There used to be a sub Post Office at Bank Top which also served as a small general store - since 2019 it has been Betty Bee's coffee shop.
The nearest railway station is about three miles away in Durham, on the East Coast Main Line between London and Edinburgh.
[2] By the mid-1860s, ownership had passed through a series of partnerships to Joseph Love & Partners, who also owned Houghall Colliery, and from 1867, the two mines were worked together.
In total, 18 people were killed at the mine, the youngest being a girl aged nine years who strayed onto the waggonway and was crushed by some waggons.
By the time of the 1960–1969 Ordnance Survey map there were even fewer houses, and the name Shincliffe Colliery was finally lost.

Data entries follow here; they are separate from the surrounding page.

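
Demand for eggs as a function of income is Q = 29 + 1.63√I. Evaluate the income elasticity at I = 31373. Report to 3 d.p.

0.454

At I = 31373: Q = 317.713.
dQ/dI = 1.63/(2√I) = 0.00460129 at this income.
η = (dQ/dI)·(I/Q) = 0.00460129 × (31373/317.713) = 0.454.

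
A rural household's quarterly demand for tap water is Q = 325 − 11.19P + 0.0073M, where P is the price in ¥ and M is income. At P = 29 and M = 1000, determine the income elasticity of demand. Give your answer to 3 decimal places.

0.937

At P = 29, M = 1000: Q = 7.790.
Holding P constant, ∂Q/∂M = 0.0073.
η_M = (∂Q/∂M)·(M/Q) = 0.0073 × (1000/7.790) = 0.937.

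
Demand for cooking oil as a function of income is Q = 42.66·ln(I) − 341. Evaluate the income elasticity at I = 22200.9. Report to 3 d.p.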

Subsequently, policy changes by the County Council led to a major housing development and primary school, and the introduction of the name 'High Shincliffe'.
The line of the colliery waggon-way can still be traced northwards past Manor Farm and on to Shincliffe Lane.
High Shincliffe is surrounded by farmland supporting a mixture of crops and livestock, and several brakes largely deciduous woodland.
The hedgerows include trees such as oak, ash and rowan, and bushes such as bramble, briar, elder and blackthorn.
Two sand pits can be found towards Shincliffe Village, and whilst of no economic value now, would have had some significance in times past.
It can be speculated that these pockets of sand resulted from small rivers outflowing from retreating glaciers at the end of the last ice age about 10,000 years ago.
Visible from High Shincliffe, from the south west around to the east, are escarpments of Permian magnesian limestone (dolomite), which is intensively quarried for roadstone throughout the region.